Comment 4 Nickolas Wood 2014-03-25 19:39:56 UTC

No, my environment is a distributed, triple replicated volume spanning 24 raided bricks across 4 nodes. All told, 56TB usable. We have a custom map-reduce implementation that makes heavy use of gluster while avoided stat calls. I haven't seen any issue with it.

Comment 5 Peter B. 2014-03-25 19:54:00 UTC

I see.
But for a simple gluster setup in distributed mode, without any replication, there would be no dynamic healing, if I understood it correctly.

Comment 6 Nickolas Wood 2014-03-26 21:31:29 UTC

I would imagine so yes. A distribute only volume has no ability to heal. A dev should answer this though as I do not know what the stat call hooks gluster uses actually do in a distribute only volume. I am only assuming the hooks not only exist but also do something because avoiding them helps directory listing performance.

Comment 8 Ben England 2014-12-01 14:50:49 UTC

Added Manoj and Ira to cc list.

So does this customer need to use ACLs?  This may be part of the reason that it's so slow.   Gluster implemented a READDIRPLUS FOP that was intended to speed up precisely this case.  However, I don't think READDIRPLUS includes ACL info and extended attr info (can a developer please confirm?).  So if CIFS requires that ACL info or extended attributes be read before the listing can be completed, then you still have the same problem we had before READDIRPLUS, namely >= 1 round trip per file. 

By the way, READDIRPLUS does not return many files in one round trip, certainly nowhere near as many as it needs to in this case.  But I don't think that's the cause of this problem.  

To confirm the analysis, could someone get a tcpdump file from the SMB server with

# tcpdump -i any -w /tmp/a.tcpdump -s 9000 -c 100000
# gzip /tmp/a.tcpdump

And post it in this bz as an attachment or in Red Hat's FTP dropbox site?

Did any of the above tests turn off ACLs?

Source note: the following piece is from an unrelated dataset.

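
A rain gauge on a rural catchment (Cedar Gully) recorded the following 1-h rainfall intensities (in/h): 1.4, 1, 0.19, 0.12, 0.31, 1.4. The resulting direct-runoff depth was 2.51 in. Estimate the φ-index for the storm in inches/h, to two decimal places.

φ ≈ 0.43 in/h

Only the 3 blocks with intensity above φ contribute runoff: 1.4, 1, 1.4 in/h.
Σ(I−φ)·Δt = d  ⇒  (1.4+1+1.4 − 3φ)·1 = 2.51
φ = (3.800 − 2.51/1) / 3 = 0.43 in/h.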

Comment 9 Ben England 2014-12-01 14:59:18 UTC

Another way to confirm it is to use profiling commands in Gluster while you are running a browser test:

 gluster volume profile your-volume start
 gluster volume profile your-volume info > /tmp/junk.tmp
 for pass in `seq 1 20` ; do \
   sleep 5 ; \
   gluster volume profile your-volume info ; \
 done > gvp.log

And attach gvp.log to this bz.   I have a python script that can reduce gvp.log to a spreadsheet which can show rates for Gluster RPC call types over time, we can then see more about how efficiently Gluster handled this workload and where the bottlenecks might be.

Comment 10 Niels de Vos 2015-05-17 21:58:51 UTC

GlusterFS 3.7.0 has been released (http://www.gluster.org/pipermail/gluster-users/2015-May/021901.html), and the Gluster project maintains N-2 supported releases. The last two releases before 3.7 are still maintained, at the moment these are 3.6 and 3.5.

This bug has been filed against the 3,4 release, and will not get fixed in a 3.4 version any more. Please verify if newer versions are affected with the reported problem. If that is the case, update the bug with a note, and update the version if you can. In case updating the version is not possible, leave a comment in this bug report with the version you tested, and set the "Need additional information the selected bugs from" below the comment box to "bugs".

If there is no response by the end of the month, this bug will get automatically closed.

Comment 11 Ben England 2015-05-18 16:07:54 UTC

AFAIK this problem has not been fixed, but a fix is feasible if the SMB plugin requests the xattrs it needs in READDIRPLUS FOP.  Apparently the READDIRPLUS FOP does support fetching additional xattrs.

http://www.gluster.org/community/documentation/index.php/Features/composite-operations#READDIRPLUS_used_to_prefetch_xattrs

Comment 12 Kaleb KEITHLEY 2015-10-07 13:49:43 UTC

GlusterFS 3.4.x has reached end-of-life.

If this bug still exists in a later release please reopen this and change the version or open a new bug.

Comment 13 Kaleb KEITHLEY 2015-10-07 13:50:53 UTC

GlusterFS 3.4.x has reached end-of-life.\                                                   \                                                                               If this bug still exists in a later release please reopen this and change the version or open a new bug.